17) Frightening attitudes towards women and/or guns: Does the BP in your life think that women are inferior beings? That if a woman is raped, that “She asked for it”? Does he have access to firearms? Hang around with others who share his attitudes? Tell jokes that make fun of women or minorities? Does he threaten you or himself with firearms? If so, please go directly to our Safety page. Get help and get safe immediately.
18) Alcohol or other Substance Abuse Issues: Does the BP in your life have a drinking problem? Does he drink and get drunk often? (Once a week or more?) Does he use ‘recreational’ drugs? Or abuse prescription pain killers or mood altering drugs? Does he use this as an excuse for violence or other abuse?
You and your children have the right and obligation to be free from abuse and violence. No one has the right to hurt or harm you. Please take your safety seriously. Please get safe, get help and stay safe.
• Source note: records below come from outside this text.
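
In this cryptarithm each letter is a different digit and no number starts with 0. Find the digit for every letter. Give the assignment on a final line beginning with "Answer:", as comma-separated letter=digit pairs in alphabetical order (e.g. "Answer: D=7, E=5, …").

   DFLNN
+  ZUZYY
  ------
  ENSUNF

Step 1. [col 1: N + Y ≡ F (mod 10)] several values work for F in column 1 (N + Y ≡ F (mod 10), carry-in 0); try F=3. So F=3.
Step 2. [col 1: N + Y ≡ F (mod 10)] no forcing yet in column 1 (carry-in 0); N=4 is free and consistent — try it ⇒ N=4.
Step 3. [E] E is the leading digit of a 6-digit sum of two 5-digit numbers; the final carry is exactly 1, so E=1.
Step 4. [col 1: N + Y ≡ F (mod 10)] from column 1 (N=4, F=3, carry-in 0, digits 1,3,4 already taken and all letters distinct): Y must equal 9. So Y=9.
Step 5. [col 3: L + Z ≡ U (mod 10)] column 3 (L + Z ≡ U (mod 10), carry-in 1) doesn't pin U yet; pick U=6 and continue, so U=6.
Step 6. [col 3: L + Z ≡ U (mod 10)] several values work for L in column 3 (L + Z ≡ U (mod 10), carry-in 1); try L=7 ⇒ L=7.
Step 7. [col 3: L + Z ≡ U (mod 10)] column 3 reads L+Z+carry(1)=U with L=7, U=6; with digits 1,3,4,6,7,9 already taken and all letters distinct, the only value for Z is 8. So Z=8.
Step 8. [col 4: F + U ≡ S (mod 10)] from column 4 (F=3, U=6, carry-in 1, digits 1,3,4,6,7,8,9 already taken and all letters distinct): S must equal 0, so S=0.
Step 9. [col 5: D + Z ≡ N (mod 10)] in column 5 we have D+Z≡N with carry-in 1; given Z=8, N=4 and digits 0,1,3,4,6,7,8,9 already taken and all letters distinct, that pins D to 5, so D=5.

Answer: D=5, E=1, F=3, L=7, N=4, S=0, U=6, Y=9, Z=8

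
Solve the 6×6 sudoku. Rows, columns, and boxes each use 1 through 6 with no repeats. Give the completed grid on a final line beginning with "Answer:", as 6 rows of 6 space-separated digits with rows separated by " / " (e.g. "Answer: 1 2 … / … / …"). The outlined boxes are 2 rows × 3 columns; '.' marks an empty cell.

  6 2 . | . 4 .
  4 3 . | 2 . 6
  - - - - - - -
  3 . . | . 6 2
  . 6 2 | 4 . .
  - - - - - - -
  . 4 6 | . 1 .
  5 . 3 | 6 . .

Step 1. [r2c5∈{5}] nothing but 5 survives at r2c5 ⇒ r2c5=5.
Step 2. [r4c6∈{1,3,5}] 5 has one home in row 4: r4c6 ⇒ r4c6=5.
Step 3. [r1c6∈{1,3}] in col 6, 1 fits only at r1c6 ⇒ r1c6=1.
Step 4. [r4c1∈{1}] r4c1's peers cover all but 1 ⇒ r4c1=1.
Step 5. [r1c3∈{5}] r1c3's peers cover all but 5. So r1c3=5.
Step 6. [r1c4∈{3}] r1c4's peers cover all but 3. So r1c4=3.
Step 7. [r3c3∈{4}] r3c3 has the single candidate 4. So r3c3=4.
Step 8. [r6c5∈{2}] r6c5's peers cover all but 2. So r6c5=2.
Step 9. [r3c4∈{1}] only 1 remains possible at r3c4 ⇒ r3c4=1.
Step 10. [r2c3∈{1}] r2c3's peers cover all but 1, so r2c3=1.
Step 11. [r6c6∈{4}] r6c6's peers cover all but 4. So r6c6=4.
Step 12. [r5c6∈{3}] only 3 remains possible at r5c6 ⇒ r5c6=3.
Step 13. [r6c2∈{1}] r6c2 has the single candidate 1. So r6c2=1.
Step 14. [r3c2∈{5}] r3c2's peers cover all but 5. So r3c2=5.
Step 15. [r5c1∈{2}] r5c1 is down to just 2 ⇒ r5c1=2.
Step 16. [r5c4∈{5}] only 5 remains possible at r5c4, so r5c4=5.
Step 17. [r4c5∈{3}] r4c5's peers cover all but 3. So r4c5=3.

Answer: 6 2 5 3 4 1 / 4 3 1 2 5 6 / 3 5 4 1 6 2 / 1 6 2 4 3 5 / 2 4 6 5 1 3 / 5 1 3 6 2 4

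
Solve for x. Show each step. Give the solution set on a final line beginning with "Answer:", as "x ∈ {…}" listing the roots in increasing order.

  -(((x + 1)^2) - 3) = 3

Step 1. [-(((x + 1)^2) - 3) = 3] flip signs both sides, so neg: ((x + 1)^2) - 3 = -3.
Step 2. [((x + 1)^2) - 3 = -3] add 3: x sits inside (… - 3) ⇒ sub: (x + 1)^2 = 0.
Step 3. [(x + 1)^2 = 0] √ both sides: 0 ≥ 0 gives two branches, so sqrt: x + 1 = 0.
Step 4. [x + 1 = 0] peel the +1: subtract 1 from each side. So sub: x = -1.

Answer: x ∈ {-1}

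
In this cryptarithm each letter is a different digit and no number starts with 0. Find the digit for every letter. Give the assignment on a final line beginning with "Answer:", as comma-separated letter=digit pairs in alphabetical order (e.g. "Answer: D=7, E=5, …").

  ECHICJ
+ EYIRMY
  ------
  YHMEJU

Step 1. [col 1: J + Y ≡ U (mod 10)] J=8 is one option consistent with column 1 (J + Y ≡ U (mod 10), carry-in 0) — take it, so J=8.
Step 2. [col 1: J + Y ≡ U (mod 10)] column 1 (J + Y ≡ U (mod 10), carry-in 0) doesn't pin U yet; pick U=0 and continue, so U=0.
Step 3. [col 1: J + Y ≡ U (mod 10)] from column 1 (J=8, U=0, carry-in 0, digits 0,8 already taken and all letters distinct): Y must equal 2 ⇒ Y=2.
Step 4. [col 2: C + M ≡ J (mod 10)] several values work for C in column 2 (C + M ≡ J (mod 10), carry-in 1); try C=4. So C=4.
Step 5. [col 2: C + M ≡ J (mod 10)] in column 2 we have C+M≡J with carry-in 1; given C=4, J=8 and digits 0,2,4,8 already taken and all letters distinct, that pins M to 3 ⇒ M=3.
Step 6. [col 3: I + R ≡ E (mod 10)] column 3 (I + R ≡ E (mod 10), carry-in 0) doesn't pin I yet; pick I=5 and continue. So I=5.
Step 7. [col 3: I + R ≡ E (mod 10)] column 3 (I + R ≡ E (mod 10), carry-in 0) doesn't pin R yet; pick R=6 and continue, so R=6.
Step 8. [col 3: I + R ≡ E (mod 10)] column 3: given I=5, R=6, carry-in 0, and digits 0,2,3,4,5,6,8 already taken and all letters distinct, I+R≡E (mod 10) forces E=1. So E=1.
Step 9. [col 4: H + I ≡ M (mod 10)] from column 4 (I=5, M=3, carry-in 1, digits 0,1,2,3,4,5,6,8 already taken and all letters distinct): H must equal 7. So H=7.

Answer: C=4, E=1, H=7, I=5, J=8, M=3, R=6, U=0, Y=2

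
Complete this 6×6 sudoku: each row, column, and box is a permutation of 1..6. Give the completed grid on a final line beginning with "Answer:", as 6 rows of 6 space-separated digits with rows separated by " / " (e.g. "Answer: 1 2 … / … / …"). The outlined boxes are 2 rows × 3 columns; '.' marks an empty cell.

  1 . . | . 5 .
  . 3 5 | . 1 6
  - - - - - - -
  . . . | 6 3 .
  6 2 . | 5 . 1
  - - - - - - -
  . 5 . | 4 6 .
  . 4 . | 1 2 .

Step 1. [r6c1∈{3}] nothing but 3 survives at r6c1, so r6c1=3.
Step 2. [r1c6∈{2,3,4}] across box 2, 4 lands solely at r1c6 ⇒ r1c6=4.
Step 3. [r2c4∈{2}] r2c4 has the single candidate 2. So r2c4=2.
Step 4. [r1c3∈{2,6}] in row 1, 2 fits only at r1c3 ⇒ r1c3=2.
Step 5. [r4c3∈{3,4}] r4c3 is the only open cell in row 4 admitting 3, so r4c3=3.
Step 6. [r3c3∈{1,4}] in col 3, 4 fits only at r3c3. So r3c3=4.
Step 7. [r3c2∈{1}] nothing but 1 survives at r3c2, so r3c2=1.
Step 8. [r6c6∈{5}] nothing but 5 survives at r6c6, so r6c6=5.
Step 9. [r1c2∈{6}] r1c2 has the single candidate 6. So r1c2=6.
Step 10. [r5c3∈{1}] only 1 remains possible at r5c3 ⇒ r5c3=1.
Step 11. [r6c3∈{6}] only 6 remains possible at r6c3 ⇒ r6c3=6.
Step 12. [r5c1∈{2}] r5c1's peers cover all but 2 ⇒ r5c1=2.
Step 13. [r1c4∈{3}] nothing but 3 survives at r1c4 ⇒ r1c4=3.
Step 14. [r3c1∈{5}] r3c1's peers cover all but 5 ⇒ r3c1=5.
Step 15. [r5c6∈{3}] r5c6 is down to just 3. So r5c6=3.
Step 16. [r2c1∈{4}] r2c1's peers cover all but 4, so r2c1=4.
Step 17. [r4c5∈{4}] r4c5 has the single candidate 4, so r4c5=4.
Step 18. [r3c6∈{2}] r3c6's peers cover all but 2, so r3c6=2.

Answer: 1 6 2 3 5 4 / 4 3 5 2 1 6 / 5 1 4 6 3 2 / 6 2 3 5 4 1 / 2 5 1 4 6 3 / 3 4 6 1 2 5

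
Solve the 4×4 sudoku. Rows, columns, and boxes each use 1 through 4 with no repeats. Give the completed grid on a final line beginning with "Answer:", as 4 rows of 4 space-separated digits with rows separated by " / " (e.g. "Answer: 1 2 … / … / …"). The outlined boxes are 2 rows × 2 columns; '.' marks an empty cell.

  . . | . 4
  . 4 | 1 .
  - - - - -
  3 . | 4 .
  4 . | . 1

Step 1. [r4c2∈{2}] only 2 remains possible at r4c2 ⇒ r4c2=2.
Step 2. [r1c3∈{2,3}] col 3 places 2 nowhere but r1c3 ⇒ r1c3=2.
Step 3. [r3c2∈{1}] r3c2 has the single candidate 1 ⇒ r3c2=1.
Step 4. [r3c4∈{2}] r3c4 has the single candidate 2 ⇒ r3c4=2.
Step 5. [r2c1∈{2}] r2c1's peers cover all but 2, so r2c1=2.
Step 6. [r2c4∈{3}] r2c4's peers cover all but 3, so r2c4=3.
Step 7. [r4c3∈{3}] r4c3 is down to just 3, so r4c3=3.
Step 8. [r1c2∈{3}] nothing but 3 survives at r1c2 ⇒ r1c2=3.
Step 9. [r1c1∈{1}] r1c1's peers cover all but 1, so r1c1=1.

Answer: 1 3 2 4 / 2 4 1 3 / 3 1 4 2 / 4 2 3 1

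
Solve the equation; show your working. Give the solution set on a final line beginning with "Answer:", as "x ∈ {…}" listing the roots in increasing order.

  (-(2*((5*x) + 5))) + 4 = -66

Step 1. [(-(2*((5*x) + 5))) + 4 = -66] subtract 4: x sits inside (… + 4), so sub: -(2*((5*x) + 5)) = -70.
Step 2. [-(2*((5*x) + 5)) = -70] flip signs both sides ⇒ neg: 2*((5*x) + 5) = 70.
Step 3. [2*((5*x) + 5) = 70] 2·(inner) — divide through by 2, so div: (5*x) + 5 = 35.
Step 4. [(5*x) + 5 = 35] common factor 5 (LHS and 35) — divide through, so factor: x + 1 = 7.
Step 5. [x + 1 = 7] +1 is outermost — subtract 1 both sides, so sub: x = 6.

Answer: x ∈ {6}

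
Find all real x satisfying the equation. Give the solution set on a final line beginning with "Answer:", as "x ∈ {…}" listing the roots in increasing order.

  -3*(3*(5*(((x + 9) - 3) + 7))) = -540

Step 1. [-3*(3*(5*(((x + 9) - 3) + 7))) = -540] LHS = -3·(…); ÷-3 both sides. So div: 3*(5*(((x + 9) - 3) + 7)) = 180.
Step 2. [3*(5*(((x + 9) - 3) + 7)) = 180] divide by the outer 3 ⇒ div: 5*(((x + 9) - 3) + 7) = 60.
Step 3. [5*(((x + 9) - 3) + 7) = 60] divide by the outer 5 ⇒ div: ((x + 9) - 3) + 7 = 12.
Step 4. [((x + 9) - 3) + 7 = 12] +7 is outermost — subtract 7 both sides, so sub: (x + 9) - 3 = 5.
Step 5. [(x + 9) - 3 = 5] the outer -3 inverts by adding 3. So sub: x + 9 = 8.
Step 6. [x + 9 = 8] the outer +9 inverts by subtracting 9. So sub: x = -1.

Answer: x ∈ {-1}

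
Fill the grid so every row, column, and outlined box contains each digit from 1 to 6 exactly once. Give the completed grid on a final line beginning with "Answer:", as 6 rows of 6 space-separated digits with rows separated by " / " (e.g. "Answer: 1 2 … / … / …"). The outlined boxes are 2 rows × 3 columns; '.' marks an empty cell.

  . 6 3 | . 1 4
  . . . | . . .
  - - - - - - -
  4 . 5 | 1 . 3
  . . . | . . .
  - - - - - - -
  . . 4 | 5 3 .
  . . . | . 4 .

Step 1. [r3c2∈{2}] r3c2 is down to just 2, so r3c2=2.
Step 2. [r5c2∈{1}] r5c2 has the single candidate 1, so r5c2=1.
Step 3. [r1c4∈{2}] r1c4's peers cover all but 2, so r1c4=2.
Step 4. [r6c4∈{6}] only 6 remains possible at r6c4 ⇒ r6c4=6.
Step 5. [r4c3∈{1,6}] across col 3, 6 lands solely at r4c3, so r4c3=6.
Step 6. [r6c3∈{2}] r6c3 has the single candidate 2, so r6c3=2.
Step 7. [r1c1∈{5}] r1c1's peers cover all but 5 ⇒ r1c1=5.
Step 8. [r4c1∈{1,3}] 1 has one home in row 4: r4c1. So r4c1=1.
Step 9. [r2c6∈{5,6}] col 6 places 6 nowhere but r2c6 ⇒ r2c6=6.
Step 10. [r4c6∈{2,5}] across col 6, 5 lands solely at r4c6, so r4c6=5.
Step 11. [r6c1∈{3}] only 3 remains possible at r6c1, so r6c1=3.
Step 12. [r5c1∈{6}] r5c1 is down to just 6. So r5c1=6.
Step 13. [r2c5∈{5}] r2c5 has the single candidate 5. So r2c5=5.
Step 14. [r6c2∈{5}] r6c2's peers cover all but 5, so r6c2=5.
Step 15. [r4c4∈{4}] only 4 remains possible at r4c4 ⇒ r4c4=4.
Step 16. [r2c2∈{4}] r2c2's peers cover all but 4 ⇒ r2c2=4.
Step 17. [r2c1∈{2}] nothing but 2 survives at r2c1 ⇒ r2c1=2.
Step 18. [r3c5∈{6}] r3c5 is down to just 6, so r3c5=6.
Step 19. [r4c2∈{3}] r4c2 is down to just 3, so r4c2=3.
Step 20. [r2c4∈{3}] r2c4 has the single candidate 3, so r2c4=3.
Step 21. [r6c6∈{1}] r6c6's peers cover all but 1 ⇒ r6c6=1.
Step 22. [r4c5∈{2}] r4c5 is down to just 2 ⇒ r4c5=2.
Step 23. [r2c3∈{1}] only 1 remains possible at r2c3 ⇒ r2c3=1.
Step 24. [r5c6∈{2}] r5c6's peers cover all but 2 ⇒ r5c6=2.

Answer: 5 6 3 2 1 4 / 2 4 1 3 5 6 / 4 2 5 1 6 3 / 1 3 6 4 2 5 / 6 1 4 5 3 2 / 3 5 2 6 4 1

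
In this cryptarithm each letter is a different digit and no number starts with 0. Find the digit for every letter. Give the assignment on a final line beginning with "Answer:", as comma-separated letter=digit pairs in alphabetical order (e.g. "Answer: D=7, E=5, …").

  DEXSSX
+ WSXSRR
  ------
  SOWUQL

Step 1. [col 1: X + R ≡ L (mod 10)] several values work for L in column 1 (X + R ≡ L (mod 10), carry-in 0); try L=9 ⇒ L=9.
Step 2. [col 1: X + R ≡ L (mod 10)] column 1 (X + R ≡ L (mod 10), carry-in 0) doesn't pin R yet; pick R=3 and continue ⇒ R=3.
Step 3. [col 1: X + R ≡ L (mod 10)] in column 1 we have X+R≡L with carry-in 0; given R=3, L=9 and digits 3,9 already taken and all letters distinct, that pins X to 6. So X=6.
Step 4. [col 2: S + R ≡ Q (mod 10)] no forcing yet in column 2 (carry-in 0); S=4 is free and consistent — try it ⇒ S=4.
Step 5. [col 2: S + R ≡ Q (mod 10)] column 2: given S=4, R=3, carry-in 0, and digits 3,4,6,9 already taken and all letters distinct, S+R≡Q (mod 10) forces Q=7 ⇒ Q=7.
Step 6. [col 3: S + S ≡ U (mod 10)] column 3: given S=4, carry-in 0, and digits 3,4,6,7,9 already taken and all letters distinct, S+S≡U (mod 10) forces U=8. So U=8.
Step 7. [col 4: X + X ≡ W (mod 10)] column 4: given X=6, carry-in 0, and digits 3,4,6,7,8,9 already taken and all letters distinct, X+X≡W (mod 10) forces W=2. So W=2.
Step 8. [col 5: E + S ≡ O (mod 10)] no forcing yet in column 5 (carry-in 1); E=5 is free and consistent — try it. So E=5.
Step 9. [col 5: E + S ≡ O (mod 10)] in column 5 we have E+S≡O with carry-in 1; given E=5, S=4 and digits 2,3,4,5,6,7,8,9 already taken and all letters distinct, that pins O to 0 ⇒ O=0.
Step 10. [col 6: D + W ≡ S (mod 10)] in column 6 we have D+W≡S with carry-in 1; given W=2, S=4 and digits 0,2,3,4,5,6,7,8,9 already taken and all letters distinct, that pins D to 1 ⇒ D=1.

Answer: D=1, E=5, L=9, O=0, Q=7, R=3, S=4, U=8, W=2, X=6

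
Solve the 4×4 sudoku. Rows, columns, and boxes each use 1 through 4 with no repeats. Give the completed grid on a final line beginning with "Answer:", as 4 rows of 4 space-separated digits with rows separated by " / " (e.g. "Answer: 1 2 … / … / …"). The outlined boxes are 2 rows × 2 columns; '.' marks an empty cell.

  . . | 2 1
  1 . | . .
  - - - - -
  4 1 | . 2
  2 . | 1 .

Step 1. [r2c3∈{3,4}] in col 3, 4 fits only at r2c3, so r2c3=4.
Step 2. [r4c2∈{3}] nothing but 3 survives at r4c2. So r4c2=3.
Step 3. [r1c1∈{3}] r1c1 is down to just 3. So r1c1=3.
Step 4. [r3c3∈{3}] nothing but 3 survives at r3c3. So r3c3=3.
Step 5. [r2c4∈{3}] nothing but 3 survives at r2c4. So r2c4=3.
Step 6. [r2c2∈{2}] r2c2 has the single candidate 2. So r2c2=2.
Step 7. [r4c4∈{4}] only 4 remains possible at r4c4. So r4c4=4.
Step 8. [r1c2∈{4}] r1c2 has the single candidate 4 ⇒ r1c2=4.

Answer: 3 4 2 1 / 1 2 4 3 / 4 1 3 2 / 2 3 1 4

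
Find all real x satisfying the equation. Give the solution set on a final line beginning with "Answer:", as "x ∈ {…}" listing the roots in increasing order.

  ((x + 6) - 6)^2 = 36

Step 1. [((x + 6) - 6)^2 = 36] 36 ≥ 0, LHS is (·)² — take ±√, so sqrt: (x + 6) - 6 = 6 or -6.
Step 2. [(x + 6) - 6 = 6 or -6] the outer -6 inverts by adding 6, so sub: x + 6 = 12 or 0.
Step 3. [x + 6 = 12 or 0] the outer +6 inverts by subtracting 6 ⇒ sub: x = 6 or -6.

Answer: x ∈ {-6, 6}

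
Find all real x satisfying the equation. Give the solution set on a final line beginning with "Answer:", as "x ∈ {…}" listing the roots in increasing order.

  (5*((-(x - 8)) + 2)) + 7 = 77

Step 1. [(5*((-(x - 8)) + 2)) + 7 = 77] 7 comes off first (subtract 7) ⇒ sub: 5*((-(x - 8)) + 2) = 70.
Step 2. [5*((-(x - 8)) + 2) = 70] divide by the outer 5. So div: (-(x - 8)) + 2 = 14.
Step 3. [(-(x - 8)) + 2 = 14] 2 comes off first (subtract 2) ⇒ sub: -(x - 8) = 12.
Step 4. [-(x - 8) = 12] LHS negated; negate both sides. So neg: x - 8 = -12.
Step 5. [x - 8 = -12] -8 is outermost — add 8 both sides. So sub: x = -4.

Answer: x ∈ {-4}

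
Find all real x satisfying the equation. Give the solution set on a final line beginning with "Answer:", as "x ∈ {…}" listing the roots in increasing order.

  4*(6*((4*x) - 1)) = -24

Step 1. [4*(6*((4*x) - 1)) = -24] 4·(inner) — divide through by 4, so div: 6*((4*x) - 1) = -6.
Step 2. [6*((4*x) - 1) = -6] 6 out front; divide by 6. So div: (4*x) - 1 = -1.
Step 3. [(4*x) - 1 = -1] the outer -1 inverts by adding 1 ⇒ sub: 4*x = 0.
Step 4. [4*x = 0] 4 out front; divide by 4. So div: x = 0.

Answer: x ∈ {0}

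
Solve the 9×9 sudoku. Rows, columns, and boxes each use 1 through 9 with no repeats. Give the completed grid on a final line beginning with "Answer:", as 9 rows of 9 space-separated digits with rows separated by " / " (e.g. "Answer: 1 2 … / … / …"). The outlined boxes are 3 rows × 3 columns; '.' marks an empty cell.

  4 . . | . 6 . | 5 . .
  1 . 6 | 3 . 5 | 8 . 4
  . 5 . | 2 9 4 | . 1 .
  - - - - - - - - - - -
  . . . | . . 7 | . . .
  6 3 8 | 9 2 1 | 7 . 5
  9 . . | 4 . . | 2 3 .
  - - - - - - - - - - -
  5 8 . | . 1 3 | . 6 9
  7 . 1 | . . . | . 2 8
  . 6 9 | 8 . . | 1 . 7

Step 1. [r3c3∈{3,7}] r3c3 is the only open cell in row 3 admitting 7, so r3c3=7.
Step 2. [r2c2∈{2,9}] across row 2, 2 lands solely at r2c2, so r2c2=2.
Step 3. [r8c2∈{4}] nothing but 4 survives at r8c2, so r8c2=4.
Step 4. [r8c5∈{5}] only 5 remains possible at r8c5. So r8c5=5.
Step 5. [r4c3∈{2,4,5}] in col 3, 4 fits only at r4c3. So r4c3=4.
Step 6. [r2c8∈{7,9}] in row 2, 9 fits only at r2c8. So r2c8=9.
Step 7. [r6c5∈{8}] nothing but 8 survives at r6c5. So r6c5=8.
Step 8. [r6c6∈{6}] only 6 remains possible at r6c6, so r6c6=6.
Step 9. [r1c3∈{3}] r1c3 is down to just 3, so r1c3=3.
Step 10. [r4c2∈{1}] r4c2 is down to just 1, so r4c2=1.
Step 11. [r4c9∈{6}] nothing but 6 survives at r4c9. So r4c9=6.
Step 12. [r2c5∈{7}] r2c5's peers cover all but 7 ⇒ r2c5=7.
Step 13. [r4c1∈{2}] only 2 remains possible at r4c1 ⇒ r4c1=2.
Step 14. [r3c9∈{3}] nothing but 3 survives at r3c9, so r3c9=3.
Step 15. [r7c7∈{4}] only 4 remains possible at r7c7 ⇒ r7c7=4.
Step 16. [r9c5∈{4}] r9c5's peers cover all but 4. So r9c5=4.
Step 17. [r8c7∈{3}] nothing but 3 survives at r8c7. So r8c7=3.
Step 18. [r5c8∈{4}] r5c8 has the single candidate 4. So r5c8=4.
Step 19. [r9c1∈{3}] only 3 remains possible at r9c1, so r9c1=3.
Step 20. [r1c9∈{2}] r1c9 has the single candidate 2 ⇒ r1c9=2.
Step 21. [r6c3∈{5}] only 5 remains possible at r6c3 ⇒ r6c3=5.
Step 22. [r4c7∈{9}] r4c7's peers cover all but 9, so r4c7=9.
Step 23. [r4c4∈{5}] r4c4's peers cover all but 5 ⇒ r4c4=5.
Step 24. [r9c6∈{2}] r9c6 is down to just 2, so r9c6=2.
Step 25. [r7c4∈{7}] r7c4 is down to just 7, so r7c4=7.
Step 26. [r6c2∈{7}] r6c2 is down to just 7 ⇒ r6c2=7.
Step 27. [r3c7∈{6}] r3c7 has the single candidate 6. So r3c7=6.
Step 28. [r1c4∈{1}] r1c4 is down to just 1 ⇒ r1c4=1.
Step 29. [r4c8∈{8}] only 8 remains possible at r4c8. So r4c8=8.
Step 30. [r9c8∈{5}] r9c8 is down to just 5. So r9c8=5.
Step 31. [r1c6∈{8}] r1c6's peers cover all but 8 ⇒ r1c6=8.
Step 32. [r8c6∈{9}] r8c6 has the single candidate 9 ⇒ r8c6=9.
Step 33. [r3c1∈{8}] r3c1 has the single candidate 8. So r3c1=8.
Step 34. [r8c4∈{6}] r8c4 is down to just 6 ⇒ r8c4=6.
Step 35. [r4c5∈{3}] r4c5 has the single candidate 3, so r4c5=3.
Step 36. [r1c2∈{9}] r1c2 is down to just 9 ⇒ r1c2=9.
Step 37. [r1c8∈{7}] r1c8's peers cover all but 7, so r1c8=7.
Step 38. [r6c9∈{1}] nothing but 1 survives at r6c9, so r6c9=1.
Step 39. [r7c3∈{2}] only 2 remains possible at r7c3, so r7c3=2.

Answer: 4 9 3 1 6 8 5 7 2 / 1 2 6 3 7 5 8 9 4 / 8 5 7 2 9 4 6 1 3 / 2 1 4 5 3 7 9 8 6 / 6 3 8 9 2 1 7 4 5 / 9 7 5 4 8 6 2 3 1 / 5 8 2 7 1 3 4 6 9 / 7 4 1 6 5 9 3 2 8 / 3 6 9 8 4 2 1 5 7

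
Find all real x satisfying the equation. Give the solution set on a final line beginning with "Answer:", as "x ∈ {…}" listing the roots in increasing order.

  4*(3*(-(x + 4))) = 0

Step 1. [4*(3*(-(x + 4))) = 0] 4 out front; divide by 4 ⇒ div: 3*(-(x + 4)) = 0.
Step 2. [3*(-(x + 4)) = 0] LHS = 3·(…); ÷3 both sides. So div: -(x + 4) = 0.
Step 3. [-(x + 4) = 0] flip signs both sides. So neg: x + 4 = 0.
Step 4. [x + 4 = 0] subtract 4: x sits inside (… + 4). So sub: x = -4.

Answer: x ∈ {-4}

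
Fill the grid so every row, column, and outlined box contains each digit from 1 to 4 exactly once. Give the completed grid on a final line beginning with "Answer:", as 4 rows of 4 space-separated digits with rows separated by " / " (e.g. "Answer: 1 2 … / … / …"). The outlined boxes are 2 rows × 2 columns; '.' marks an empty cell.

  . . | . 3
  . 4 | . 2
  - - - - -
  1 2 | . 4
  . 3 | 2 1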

You are only a victim while the abuse is happening. Once it’s over, you are a survivor. You can choose to protect yourself and your children. You are not responsible for what the person with BPD does. You ARE responsible for what you choose to do.
Many of those who’ve been abused stay because they think that in leaving the relationship, they must abandon the abuser or the marriage. They stay and continue the Cycle of Abuse by allowing themselves to be abused, and by allowing their children to see that abuse. Children who grow up with an abusive parent will most often continue that abuse in their own families as adults.
Most of those who’ve been abused don’t want a divorce or end to the relationship. They want the abuse to stop. Being in a relationship with someone who has BPD or traits of BPD adds more layers of difficulty to this already complex and difficult dynamic.
Leaving an abusive relationship does not mean that you are ending it. Nor does it mean that your partner cannot change. It is important to know that change almost NEVER happens while the victim remains in the relationship. Most abusive relationships cannot be healed while the parties live together.
It takes outside resources, therapy, often the courts involvement and court ordered therapy and treatment for abuse for an Abuser to make the changes needed to stop the abuse.
Most of those who’ve been abused cannot heal alone. Without serious therapy and counseling, they will only meet another abuser and continue the cycle. Care about yourself enough to get safe, get help and being the journey to healing, change and healthier relationships.